I want to thank this pot for its art
of containment, the stove for its gentle
heat.  Thank you to the beans, all fifteen
of you, for your transformation from stony
pebbles into nuggets of deliciousness, regaining
your original forms:  large & small limas, lentils,
navy beans, pintos, yellow-eyed beans, red & white
kidneys, black beans, garbanzos, cranberry beans,
small white & pink beans, green & yellow split peas.
And thank you to the onions, for your bite and snap;
tomatoes, chili powder, garlic, lemon juice—what
you add is undetectable, but if you’re omitted,
all is lost.  A word of applause, gnarly ham hocks,
for coming apart in the bubble and boil,
for lending your parts for the good of the whole.
And thank you, thank you, stoneware bowls—
without your help, this dinner wouldn’t be possible.

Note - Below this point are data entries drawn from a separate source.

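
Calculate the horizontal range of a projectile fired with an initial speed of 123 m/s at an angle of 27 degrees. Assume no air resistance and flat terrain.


R = v0^2 * sin(2*theta) / g = 123^2 * sin(2*27°) / 9.81 = 1248 m

1248 m


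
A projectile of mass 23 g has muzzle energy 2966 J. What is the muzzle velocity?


v = sqrt(2*E/m) = sqrt(2*2966/0.023) = 507.9 m/s

507.9 m/s


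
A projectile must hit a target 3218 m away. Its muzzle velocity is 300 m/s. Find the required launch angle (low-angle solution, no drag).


sin(2*theta) = R*g/v0^2 = 3218*9.81/300^2 = 0.350762, theta = arcsin(0.350762)/2 = 10.27°

10.27 degrees


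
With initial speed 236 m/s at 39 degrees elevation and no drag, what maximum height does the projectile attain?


H = (v0*sin(theta))^2 / (2g) = (236*sin(39°))^2 / (2*9.81) = 1124 m

1124 m


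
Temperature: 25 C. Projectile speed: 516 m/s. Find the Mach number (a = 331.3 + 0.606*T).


a = 331.3 + 0.606*(25) = 346.45 m/s
M = v/a = 516/346.45 = 1.489

1.489


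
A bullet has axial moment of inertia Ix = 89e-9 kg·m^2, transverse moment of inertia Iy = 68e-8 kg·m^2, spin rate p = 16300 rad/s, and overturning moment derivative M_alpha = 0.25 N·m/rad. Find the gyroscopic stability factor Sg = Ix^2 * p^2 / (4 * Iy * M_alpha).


Sg = Ix^2 * p^2 / (4 * Iy * M_alpha) = (89e-9)^2 * 16300^2 / (4 * 68e-8 * 0.25) = 3.095

3.095


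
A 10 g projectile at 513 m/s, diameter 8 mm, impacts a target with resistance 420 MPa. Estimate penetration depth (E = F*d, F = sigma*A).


A = pi*(d/2)^2 = pi*(8/2)^2 = 50.2655 mm^2
E = 0.5*m*v^2 = 0.5*0.01*513^2 = 1315.85 J
depth = E/(sigma*A) = 1315.85 J / (420 MPa * 50.2655 mm^2) = 1315.85/(420 * 50.2655) m = 0.0623283 m ≈ 62.33 mm

62.33 mm


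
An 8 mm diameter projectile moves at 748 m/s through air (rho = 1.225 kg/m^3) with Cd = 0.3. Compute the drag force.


A = pi*(d/2)^2 = pi*(8/2000)^2 = 5.02655e-05 m^2
Fd = 0.5*Cd*rho*A*v^2 = 0.5*0.3*1.225*5.02655e-05*748^2 = 5.168 N

5.168 N


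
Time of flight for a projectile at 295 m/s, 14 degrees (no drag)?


T = 2*v0*sin(theta)/g = 2*295*sin(14°)/9.81 = 14.55 s

14.55 s


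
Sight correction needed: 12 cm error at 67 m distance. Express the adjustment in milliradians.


1 mrad subtends 1 cm per 10 m of range, so adj = error_cm / (dist_m / 10) = 12 / (67/10) = 1.791 mrad

1.791 mrad


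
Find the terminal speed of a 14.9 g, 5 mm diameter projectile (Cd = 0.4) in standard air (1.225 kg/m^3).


A = pi*(d/2)^2 = pi*(5/2000)^2 = 1.96350e-05 m^2
vt = sqrt(2mg/(Cd*rho*A)) = sqrt(2*0.0149*9.81/(0.4 * 1.225 * 1.96350e-05)) = 174.3 m/s

174.3 m/s


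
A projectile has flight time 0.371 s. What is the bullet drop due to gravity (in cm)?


drop = 0.5*g*t^2 = 0.5*9.81*0.371^2 = 0.675129 m ≈ 67.51 cm

67.51 cm


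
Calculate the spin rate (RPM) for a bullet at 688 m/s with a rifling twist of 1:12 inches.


twist_m = 12*0.0254 = 0.3048 m
spin = v/twist = 688/0.3048 = 2257.218 rev/s
RPM = spin*60 = 2257.218*60 ≈ 135433 RPM

135433 RPM


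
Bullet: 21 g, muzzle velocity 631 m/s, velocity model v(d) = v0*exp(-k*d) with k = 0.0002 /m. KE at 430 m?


v = v0*exp(-k*d) = 631*exp(-0.0002*430) = 579.002 m/s
E = 0.5*m*v^2 = 0.5*0.021*579.002^2 = 3520 J

3520 J


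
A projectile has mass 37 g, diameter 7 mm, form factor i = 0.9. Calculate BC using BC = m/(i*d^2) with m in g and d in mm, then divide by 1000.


BC = m/(i*d^2*1000) = 37/(0.9 * 7^2 * 1000) = 0.000839

0.000839


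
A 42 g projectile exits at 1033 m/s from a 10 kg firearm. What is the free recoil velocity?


v_recoil = m_p * v_p / m_gun = 0.042 * 1033 / 10 = 4.339 m/s

4.339 m/s


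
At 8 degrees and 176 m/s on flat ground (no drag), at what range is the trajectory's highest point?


R = v0^2*sin(2*theta)/g = 176^2*sin(2*8°)/9.81 = 870.351 m
apex_dist = R/2 = 870.351/2 = 435.2 m

435.2 m


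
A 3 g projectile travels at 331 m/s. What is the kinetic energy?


E = 0.5*m*v^2 = 0.5*0.003*331^2 = 164.3 J

164.3 J


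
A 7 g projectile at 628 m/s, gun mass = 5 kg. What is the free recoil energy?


v_r = m_p*v_p/m_gun = 0.007*628/5 = 0.8792 m/s, E_r = 0.5*m_gun*v_r^2 = 0.5*5*0.8792^2 = 1.932 J

1.932 J


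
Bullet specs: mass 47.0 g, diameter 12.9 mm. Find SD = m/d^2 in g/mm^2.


SD = m/d^2 = 47.0/12.9^2 = 0.2824 g/mm^2

0.2824 g/mm^2


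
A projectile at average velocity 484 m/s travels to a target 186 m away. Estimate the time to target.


t = d/v = 186/484 = 0.3843 s

0.3843 s


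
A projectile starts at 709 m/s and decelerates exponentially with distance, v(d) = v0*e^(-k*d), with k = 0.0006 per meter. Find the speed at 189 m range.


v = v0*exp(-k*d) = 709*exp(-0.0006*189) = 633 m/s

633 m/s


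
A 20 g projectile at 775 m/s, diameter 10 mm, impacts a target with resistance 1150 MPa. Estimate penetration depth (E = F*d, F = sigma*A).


A = pi*(d/2)^2 = pi*(10/2)^2 = 78.5398 mm^2
E = 0.5*m*v^2 = 0.5*0.02*775^2 = 6006.25 J
depth = E/(sigma*A) = 6006.25 J / (1150 MPa * 78.5398 mm^2) = 6006.25/(1150 * 78.5398) m = 0.0664991 m ≈ 66.5 mm

66.5 mm


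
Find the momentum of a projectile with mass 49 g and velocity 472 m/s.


p = m*v = 0.049*472 = 23.13 kg·m/s

23.13 kg·m/s


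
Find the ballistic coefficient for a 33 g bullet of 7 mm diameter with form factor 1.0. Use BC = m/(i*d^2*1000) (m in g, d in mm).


BC = m/(i*d^2*1000) = 33/(1.0 * 7^2 * 1000) = 0.0006735

0.0006735


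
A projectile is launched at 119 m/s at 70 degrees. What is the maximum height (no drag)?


H = (v0*sin(theta))^2 / (2g) = (119*sin(70°))^2 / (2*9.81) = 637.3 m

637.3 m


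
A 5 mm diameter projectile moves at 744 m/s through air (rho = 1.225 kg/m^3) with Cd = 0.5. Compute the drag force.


A = pi*(d/2)^2 = pi*(5/2000)^2 = 1.96350e-05 m^2
Fd = 0.5*Cd*rho*A*v^2 = 0.5*0.5*1.225*1.96350e-05*744^2 = 3.329 N

3.329 N


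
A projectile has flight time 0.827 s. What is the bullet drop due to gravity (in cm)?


drop = 0.5*g*t^2 = 0.5*9.81*0.827^2 = 3.35467 m ≈ 335.5 cm

335.5 cm


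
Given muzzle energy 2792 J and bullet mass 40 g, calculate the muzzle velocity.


v = sqrt(2*E/m) = sqrt(2*2792/0.04) = 373.6 m/s

373.6 m/s


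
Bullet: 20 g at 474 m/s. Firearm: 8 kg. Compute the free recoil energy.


v_r = m_p*v_p/m_gun = 0.02*474/8 = 1.185 m/s, E_r = 0.5*m_gun*v_r^2 = 0.5*8*1.185^2 = 5.617 J

5.617 J


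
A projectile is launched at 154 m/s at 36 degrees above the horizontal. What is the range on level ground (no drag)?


R = v0^2 * sin(2*theta) / g = 154^2 * sin(2*36°) / 9.81 = 2299 m

2299 m


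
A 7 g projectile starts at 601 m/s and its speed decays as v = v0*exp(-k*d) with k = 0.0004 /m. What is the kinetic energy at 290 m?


v = v0*exp(-k*d) = 601*exp(-0.0004*290) = 535.176 m/s
E = 0.5*m*v^2 = 0.5*0.007*535.176^2 = 1002 J

1002 J


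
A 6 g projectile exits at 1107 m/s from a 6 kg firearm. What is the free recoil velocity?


v_recoil = m_p * v_p / m_gun = 0.006 * 1107 / 6 = 1.107 m/s

1.107 m/s


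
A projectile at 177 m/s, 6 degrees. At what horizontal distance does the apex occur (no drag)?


R = v0^2*sin(2*theta)/g = 177^2*sin(2*6°)/9.81 = 663.982 m
apex_dist = R/2 = 663.982/2 = 332 m

332 m


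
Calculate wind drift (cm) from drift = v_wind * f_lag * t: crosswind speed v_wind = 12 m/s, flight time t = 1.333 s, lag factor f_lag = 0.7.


drift = v_wind * lag * t = 12 * 0.7 * 1.333 = 11.1972 m ≈ 1120 cm

1120 cm


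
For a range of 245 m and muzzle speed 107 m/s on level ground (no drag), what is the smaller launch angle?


sin(2*theta) = R*g/v0^2 = 245*9.81/107^2 = 0.209927, theta = arcsin(0.209927)/2 = 6.059°

6.059 degrees


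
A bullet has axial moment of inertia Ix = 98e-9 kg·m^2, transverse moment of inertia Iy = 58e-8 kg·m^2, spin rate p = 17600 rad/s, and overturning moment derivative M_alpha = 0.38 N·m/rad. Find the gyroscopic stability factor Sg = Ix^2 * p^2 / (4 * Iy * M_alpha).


Sg = Ix^2 * p^2 / (4 * Iy * M_alpha) = (98e-9)^2 * 17600^2 / (4 * 58e-8 * 0.38) = 3.374

3.374


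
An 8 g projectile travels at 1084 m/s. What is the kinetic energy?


E = 0.5*m*v^2 = 0.5*0.008*1084^2 = 4700 J

4700 J


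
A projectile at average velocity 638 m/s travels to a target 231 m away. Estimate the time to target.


t = d/v = 231/638 = 0.3621 s

0.3621 s


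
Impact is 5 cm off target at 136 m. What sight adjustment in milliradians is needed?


1 mrad subtends 1 cm per 10 m of range, so adj = error_cm / (dist_m / 10) = 5 / (136/10) = 0.3676 mrad

0.3676 mrad


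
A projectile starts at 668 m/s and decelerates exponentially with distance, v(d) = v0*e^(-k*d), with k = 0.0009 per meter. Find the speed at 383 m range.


v = v0*exp(-k*d) = 668*exp(-0.0009*383) = 473.2 m/s

473.2 m/s


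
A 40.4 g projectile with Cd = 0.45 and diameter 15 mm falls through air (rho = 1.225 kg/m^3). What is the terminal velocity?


A = pi*(d/2)^2 = pi*(15/2000)^2 = 1.76715e-04 m^2
vt = sqrt(2mg/(Cd*rho*A)) = sqrt(2*0.0404*9.81/(0.45 * 1.225 * 1.76715e-04)) = 90.2 m/s

90.2 m/s


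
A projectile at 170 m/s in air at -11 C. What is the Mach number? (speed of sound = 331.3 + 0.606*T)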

Have I forgotten anyone?  The farmer who sowed
the crops, the rancher who raised the pigs, the grocery
store that carried their wares.  Finally—and yes, I hear
the orchestra music, know my time is coming to a close—
let me thank the housewife, lost in history, who figured
out this recipe, the proportions, who added in the harmony,
the way the notes combined, the blend, the music, the mastery.